Musikalischer Tüftler verabschiedete sich mit hinreißendem „Messias“
Was für ein Finale: Die Zuschauer in der gut besuchten evangelischen Kirche in Höhr-Grenzhausen feierten Tobias Martin, der mit Händels „Messias“ gerade den fulminanten Schlussakkord ans Ende seiner Zeit als Kantor im Westerwald gesetzt hat.
Höhr-Grenzhausen. Ihm selbst scheinen die stehenden Ovationen fast schon unangenehm zu sein: Er blickt nach unten, dann recht lange zum Himmel; verbeugt sich lächelnd und stellt sich flugs zu den Mitgliedern „seiner“ Kantorei. Ein Abgang, der Bände spricht. Auch bei Tobias Martins letztem Konzert in Höhr-Grenzhausen ist die Musik der Star. Wie schon in den vergangenen 13 Jahren.

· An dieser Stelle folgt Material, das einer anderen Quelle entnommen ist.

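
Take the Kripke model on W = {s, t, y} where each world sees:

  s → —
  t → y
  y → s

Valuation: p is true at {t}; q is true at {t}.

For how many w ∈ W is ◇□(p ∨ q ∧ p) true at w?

1

s: no successors, so ◇□(p ∨ q ∧ p) fails. ✗
t: successors {y}; □(p ∨ q ∧ p) there: y:F. ✗
y: successors {s}; □(p ∨ q ∧ p) there: s:T. ✓
Satisfying worlds: {y}.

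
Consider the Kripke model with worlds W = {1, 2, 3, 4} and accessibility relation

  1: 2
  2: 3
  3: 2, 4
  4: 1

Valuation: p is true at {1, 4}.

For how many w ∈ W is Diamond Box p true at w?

1

1: successors {2}; Box p there: 2:F. ✗
2: successors {3}; Box p there: 3:F. ✗
3: successors {2, 4}; Box p there: 2:F, 4:T. ✓
4: successors {1}; Box p there: 1:F. ✗
Satisfying worlds: {3}.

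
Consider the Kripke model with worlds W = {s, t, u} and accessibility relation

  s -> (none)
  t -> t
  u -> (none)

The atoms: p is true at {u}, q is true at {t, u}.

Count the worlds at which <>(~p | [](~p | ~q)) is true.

s: no successors, so <>(~p | [](~p | ~q)) fails. ✗
t: successors {t}; ~p | [](~p | ~q) there: t:T. ✓
u: no successors, so <>(~p | [](~p | ~q)) fails. ✗
Satisfying worlds: {t}.

1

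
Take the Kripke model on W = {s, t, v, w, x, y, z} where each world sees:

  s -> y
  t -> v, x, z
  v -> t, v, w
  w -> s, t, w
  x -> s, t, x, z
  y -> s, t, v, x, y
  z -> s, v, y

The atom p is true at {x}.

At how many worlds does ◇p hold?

s: successors {y}; p there: y:F. ✗
t: successors {v, x, z}; p there: v:F, x:T, z:F. ✓
v: successors {t, v, w}; p there: t:F, v:F, w:F. ✗
w: successors {s, t, w}; p there: s:F, t:F, w:F. ✗
x: successors {s, t, x, z}; p there: s:F, t:F, x:T, z:F. ✓
y: successors {s, t, v, x, y}; p there: s:F, t:F, v:F, x:T, y:F. ✓
z: successors {s, v, y}; p there: s:F, v:F, y:F. ✗
Satisfying worlds: {t, x, y}.

3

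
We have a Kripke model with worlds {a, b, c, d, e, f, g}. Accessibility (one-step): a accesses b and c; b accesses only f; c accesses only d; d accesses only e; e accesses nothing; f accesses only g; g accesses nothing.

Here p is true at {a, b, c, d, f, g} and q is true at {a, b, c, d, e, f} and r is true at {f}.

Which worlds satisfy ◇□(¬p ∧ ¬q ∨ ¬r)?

{a, b, c, d, f}

a: successors {b, c}; □(¬p ∧ ¬q ∨ ¬r) there: b:F, c:T. ✓
b: successors {f}; □(¬p ∧ ¬q ∨ ¬r) there: f:T. ✓
c: successors {d}; □(¬p ∧ ¬q ∨ ¬r) there: d:T. ✓
d: successors {e}; □(¬p ∧ ¬q ∨ ¬r) there: e:T. ✓
e: no successors, so ◇□(¬p ∧ ¬q ∨ ¬r) fails. ✗
f: successors {g}; □(¬p ∧ ¬q ∨ ¬r) there: g:T. ✓
g: no successors, so ◇□(¬p ∧ ¬q ∨ ¬r) fails. ✗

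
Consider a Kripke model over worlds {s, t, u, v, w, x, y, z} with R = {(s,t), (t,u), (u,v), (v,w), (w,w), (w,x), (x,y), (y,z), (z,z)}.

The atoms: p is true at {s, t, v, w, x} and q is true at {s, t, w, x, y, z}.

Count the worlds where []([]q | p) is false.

1

s: successors {t}; []q | p there: t:T. ✓
t: successors {u}; []q | p there: u:F. ✗
u: successors {v}; []q | p there: v:T. ✓
v: successors {w}; []q | p there: w:T. ✓
w: successors {w, x}; []q | p there: w:T, x:T. ✓
x: successors {y}; []q | p there: y:T. ✓
y: successors {z}; []q | p there: z:T. ✓
z: successors {z}; []q | p there: z:T. ✓
Satisfying worlds: {s, u, v, w, x, y, z}.
So []([]q | p) fails at the other 1 world.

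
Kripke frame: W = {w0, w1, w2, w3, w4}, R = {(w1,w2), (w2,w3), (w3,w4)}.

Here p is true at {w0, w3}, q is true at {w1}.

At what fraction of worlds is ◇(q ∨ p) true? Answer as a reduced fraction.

w0: no successors, so ◇(q ∨ p) fails. ✗
w1: successors {w2}; q ∨ p there: w2:F. ✗
w2: successors {w3}; q ∨ p there: w3:T. ✓
w3: successors {w4}; q ∨ p there: w4:F. ✗
w4: no successors, so ◇(q ∨ p) fails. ✗
That's 1 of 5 worlds, so 1/5.

1/5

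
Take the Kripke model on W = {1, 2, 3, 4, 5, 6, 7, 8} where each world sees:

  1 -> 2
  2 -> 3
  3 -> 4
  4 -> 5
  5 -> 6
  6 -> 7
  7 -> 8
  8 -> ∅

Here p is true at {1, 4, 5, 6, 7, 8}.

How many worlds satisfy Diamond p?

5

1: successors {2}; p there: 2:F. ✗
2: successors {3}; p there: 3:F. ✗
3: successors {4}; p there: 4:T. ✓
4: successors {5}; p there: 5:T. ✓
5: successors {6}; p there: 6:T. ✓
6: successors {7}; p there: 7:T. ✓
7: successors {8}; p there: 8:T. ✓
8: no successors, so Diamond p fails. ✗
Satisfying worlds: {3, 4, 5, 6, 7}.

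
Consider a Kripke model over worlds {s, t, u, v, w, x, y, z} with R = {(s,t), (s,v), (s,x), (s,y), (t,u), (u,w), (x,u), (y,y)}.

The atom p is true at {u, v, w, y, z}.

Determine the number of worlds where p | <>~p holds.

6

s: p is F, <>~p is T. ✓
t: p is F, <>~p is F. ✗
u: p is T, <>~p is F. ✓
v: p is T, <>~p is F. ✓
w: p is T, <>~p is F. ✓
x: p is F, <>~p is F. ✗
y: p is T, <>~p is F. ✓
z: p is T, <>~p is F. ✓
Satisfying worlds: {s, u, v, w, y, z}.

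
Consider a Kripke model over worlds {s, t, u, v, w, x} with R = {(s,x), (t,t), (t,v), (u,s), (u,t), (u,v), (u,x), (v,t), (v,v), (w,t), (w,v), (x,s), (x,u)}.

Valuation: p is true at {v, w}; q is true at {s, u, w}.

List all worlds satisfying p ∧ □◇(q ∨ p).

{v, w}

s: p is F, □◇(q ∨ p) is T. ✗
t: p is F, □◇(q ∨ p) is T. ✗
u: p is F, □◇(q ∨ p) is F. ✗
v: p is T, □◇(q ∨ p) is T. ✓
w: p is T, □◇(q ∨ p) is T. ✓
x: p is F, □◇(q ∨ p) is F. ✗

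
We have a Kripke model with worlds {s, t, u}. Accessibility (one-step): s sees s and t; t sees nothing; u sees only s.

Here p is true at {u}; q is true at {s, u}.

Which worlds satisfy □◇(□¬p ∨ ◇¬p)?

{t, u}

s: successors {s, t}; ◇(□¬p ∨ ◇¬p) there: s:T, t:F. ✗
t: no successors, so □◇(□¬p ∨ ◇¬p) holds vacuously. ✓
u: successors {s}; ◇(□¬p ∨ ◇¬p) there: s:T. ✓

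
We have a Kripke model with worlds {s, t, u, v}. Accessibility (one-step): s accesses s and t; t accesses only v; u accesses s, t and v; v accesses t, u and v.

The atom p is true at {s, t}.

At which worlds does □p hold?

{s}

s: successors {s, t}; p there: s:T, t:T. ✓
t: successors {v}; p there: v:F. ✗
u: successors {s, t, v}; p there: s:T, t:T, v:F. ✗
v: successors {t, u, v}; p there: t:T, u:F, v:F. ✗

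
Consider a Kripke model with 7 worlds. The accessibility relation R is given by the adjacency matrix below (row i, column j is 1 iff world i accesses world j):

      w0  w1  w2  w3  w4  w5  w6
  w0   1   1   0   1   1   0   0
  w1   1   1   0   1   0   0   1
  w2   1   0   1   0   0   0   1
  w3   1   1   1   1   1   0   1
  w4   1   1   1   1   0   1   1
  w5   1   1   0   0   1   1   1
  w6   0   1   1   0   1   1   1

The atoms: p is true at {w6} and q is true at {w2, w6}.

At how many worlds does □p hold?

w0: successors {w0, w1, w3, w4}; p there: w0:F, w1:F, w3:F, w4:F. ✗
w1: successors {w0, w1, w3, w6}; p there: w0:F, w1:F, w3:F, w6:T. ✗
w2: successors {w0, w2, w6}; p there: w0:F, w2:F, w6:T. ✗
w3: successors {w0, w1, w2, w3, w4, w6}; p there: w0:F, w1:F, w2:F, w3:F, w4:F, w6:T. ✗
w4: successors {w0, w1, w2, w3, w5, w6}; p there: w0:F, w1:F, w2:F, w3:F, w5:F, w6:T. ✗
w5: successors {w0, w1, w4, w5, w6}; p there: w0:F, w1:F, w4:F, w5:F, w6:T. ✗
w6: successors {w1, w2, w4, w5, w6}; p there: w1:F, w2:F, w4:F, w5:F, w6:T. ✗
Satisfying worlds: ∅.

0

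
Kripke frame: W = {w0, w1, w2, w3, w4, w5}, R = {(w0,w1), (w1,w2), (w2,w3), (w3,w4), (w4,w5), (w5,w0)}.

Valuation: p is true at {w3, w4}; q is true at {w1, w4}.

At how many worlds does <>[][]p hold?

2

w0: successors {w1}; [][]p there: w1:T. ✓
w1: successors {w2}; [][]p there: w2:T. ✓
w2: successors {w3}; [][]p there: w3:F. ✗
w3: successors {w4}; [][]p there: w4:F. ✗
w4: successors {w5}; [][]p there: w5:F. ✗
w5: successors {w0}; [][]p there: w0:F. ✗
Satisfying worlds: {w0, w1}.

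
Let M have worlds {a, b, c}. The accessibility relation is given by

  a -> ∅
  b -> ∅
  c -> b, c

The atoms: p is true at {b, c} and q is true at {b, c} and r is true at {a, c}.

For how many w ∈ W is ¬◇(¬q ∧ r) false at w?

a: ◇(¬q ∧ r) is F. ✓
b: ◇(¬q ∧ r) is F. ✓
c: ◇(¬q ∧ r) is F. ✓
Satisfying worlds: {a, b, c}.
So ¬◇(¬q ∧ r) fails at the other 0 worlds.

0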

Der Kantor war eben nie der Mann der großen Gesten. Eher ein musikalischer Feinmechaniker, der jeden Handgriff sicher kontrolliert. Und der selbst komplexe Uhrwerke wie den „Messias“ von Georg Friedrich Händel durchschaut und durchschaubar macht – mit dem präzisen Blick fürs klangliche Ganze und sparsamen Dirigat. Eine Meisterleistung, denn Händels Messias ist mehr als das berühmte „Halleluja“ – es ist ein dreiteiliges Oratorium, das die christliche Heilsgeschichte in rund vier Dutzend Sätzen musikalisch nacherzählt und sich dabei dem klanglichen Vokabular der Barockzeit bedient. In Höhr-Grenzhausen meistern die Sängerinnen und Sänger der Kantorei während „Durch seine Wunden sind wir geheilt“ komplexe fugierte Abschnitte, bei denen die Stimmen wie Zahnräder ineinandergreifen und trotzdem angenehm transparent bleiben.

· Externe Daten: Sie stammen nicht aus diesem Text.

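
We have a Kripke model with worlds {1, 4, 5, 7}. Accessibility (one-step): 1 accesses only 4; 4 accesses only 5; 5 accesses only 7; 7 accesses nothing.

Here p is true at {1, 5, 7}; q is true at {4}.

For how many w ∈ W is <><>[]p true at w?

2

1: successors {4}; <>[]p there: 4:T. ✓
4: successors {5}; <>[]p there: 5:T. ✓
5: successors {7}; <>[]p there: 7:F. ✗
7: no successors, so <><>[]p fails. ✗
Satisfying worlds: {1, 4}.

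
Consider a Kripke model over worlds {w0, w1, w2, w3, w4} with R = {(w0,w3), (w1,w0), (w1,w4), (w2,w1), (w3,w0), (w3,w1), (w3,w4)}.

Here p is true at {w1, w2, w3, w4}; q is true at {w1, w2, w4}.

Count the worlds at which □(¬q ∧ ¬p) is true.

1

w0: successors {w3}; ¬q ∧ ¬p there: w3:F. ✗
w1: successors {w0, w4}; ¬q ∧ ¬p there: w0:T, w4:F. ✗
w2: successors {w1}; ¬q ∧ ¬p there: w1:F. ✗
w3: successors {w0, w1, w4}; ¬q ∧ ¬p there: w0:T, w1:F, w4:F. ✗
w4: no successors, so □(¬q ∧ ¬p) holds vacuously. ✓
Satisfying worlds: {w4}.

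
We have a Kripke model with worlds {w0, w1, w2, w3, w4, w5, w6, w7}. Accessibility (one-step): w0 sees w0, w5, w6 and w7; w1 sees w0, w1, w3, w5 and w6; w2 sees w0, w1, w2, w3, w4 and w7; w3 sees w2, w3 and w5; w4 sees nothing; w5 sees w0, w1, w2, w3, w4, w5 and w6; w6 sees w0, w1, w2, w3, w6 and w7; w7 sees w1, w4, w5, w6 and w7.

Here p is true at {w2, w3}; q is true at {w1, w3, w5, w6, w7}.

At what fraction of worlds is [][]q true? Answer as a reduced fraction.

1/8

w0: successors {w0, w5, w6, w7}; []q there: w0:F, w5:F, w6:F, w7:F. ✗
w1: successors {w0, w1, w3, w5, w6}; []q there: w0:F, w1:F, w3:F, w5:F, w6:F. ✗
w2: successors {w0, w1, w2, w3, w4, w7}; []q there: w0:F, w1:F, w2:F, w3:F, w4:T, w7:F. ✗
w3: successors {w2, w3, w5}; []q there: w2:F, w3:F, w5:F. ✗
w4: no successors, so [][]q holds vacuously. ✓
w5: successors {w0, w1, w2, w3, w4, w5, w6}; []q there: w0:F, w1:F, w2:F, w3:F, w4:T, w5:F, w6:F. ✗
w6: successors {w0, w1, w2, w3, w6, w7}; []q there: w0:F, w1:F, w2:F, w3:F, w6:F, w7:F. ✗
w7: successors {w1, w4, w5, w6, w7}; []q there: w1:F, w4:T, w5:F, w6:F, w7:F. ✗
That's 1 of 8 worlds, so 1/8.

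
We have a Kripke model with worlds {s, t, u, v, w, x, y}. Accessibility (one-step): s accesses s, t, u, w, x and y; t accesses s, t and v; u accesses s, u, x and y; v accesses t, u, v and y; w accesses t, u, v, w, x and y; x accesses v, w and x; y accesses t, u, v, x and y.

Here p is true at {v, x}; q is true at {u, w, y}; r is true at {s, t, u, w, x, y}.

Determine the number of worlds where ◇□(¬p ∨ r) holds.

6

s: successors {s, t, u, w, x, y}; □(¬p ∨ r) there: s:T, t:F, u:T, w:F, x:F, y:F. ✓
t: successors {s, t, v}; □(¬p ∨ r) there: s:T, t:F, v:F. ✓
u: successors {s, u, x, y}; □(¬p ∨ r) there: s:T, u:T, x:F, y:F. ✓
v: successors {t, u, v, y}; □(¬p ∨ r) there: t:F, u:T, v:F, y:F. ✓
w: successors {t, u, v, w, x, y}; □(¬p ∨ r) there: t:F, u:T, v:F, w:F, x:F, y:F. ✓
x: successors {v, w, x}; □(¬p ∨ r) there: v:F, w:F, x:F. ✗
y: successors {t, u, v, x, y}; □(¬p ∨ r) there: t:F, u:T, v:F, x:F, y:F. ✓
Satisfying worlds: {s, t, u, v, w, y}.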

Glasklar ist auch der Klang des Barockensembles Capella Confluentes – nicht nur wegen der Souveränität der einzelnen Musiker, sondern auch wegen ihrer historischen Instrumente, die deutlich schlanker klingen als ihre modernen Geschwister (und von denen manche dank aufwendiger Verzierungen und Schnitzereien einfach fantastisch aussehen).
Veredelt werden Chor und Orchester schließlich von den vier Solisten Julie Grutzka (Sopran), Dominique Unger Lafourcade (Alt), Stefan Kliemt (Tenor) und Christian Palberg (Bass), die die Solopassagen nicht nur sicher, sondern bisweilen überaus ergreifend meistern. Der Messias unter der Leitung Tobias Martins ist eben mehr als das präzise Uhrwerk. Es ist auch ein berührendes Kunstwerk, in dem Kraft („Du zerschlägst sie mit dem Eisenzepter“), Bitterkeit („Er wart verschmähet“) und unbändige Glaubensfreude („Drum Dank sei Dir Gott“) mit mehreren Sinnen spürbar sind: Wenn der Kantorei-Sopran bei den luftigen Sechzehntelnoten von „Der Herde gleich“ regelrecht mitswingt oder Tobias Martin das ein ums andere Mal die Augen schließt und sich ganz in die Musik hineinfallen lässt, ist das nicht nur akustisch, sondern auch visuell hinreißend.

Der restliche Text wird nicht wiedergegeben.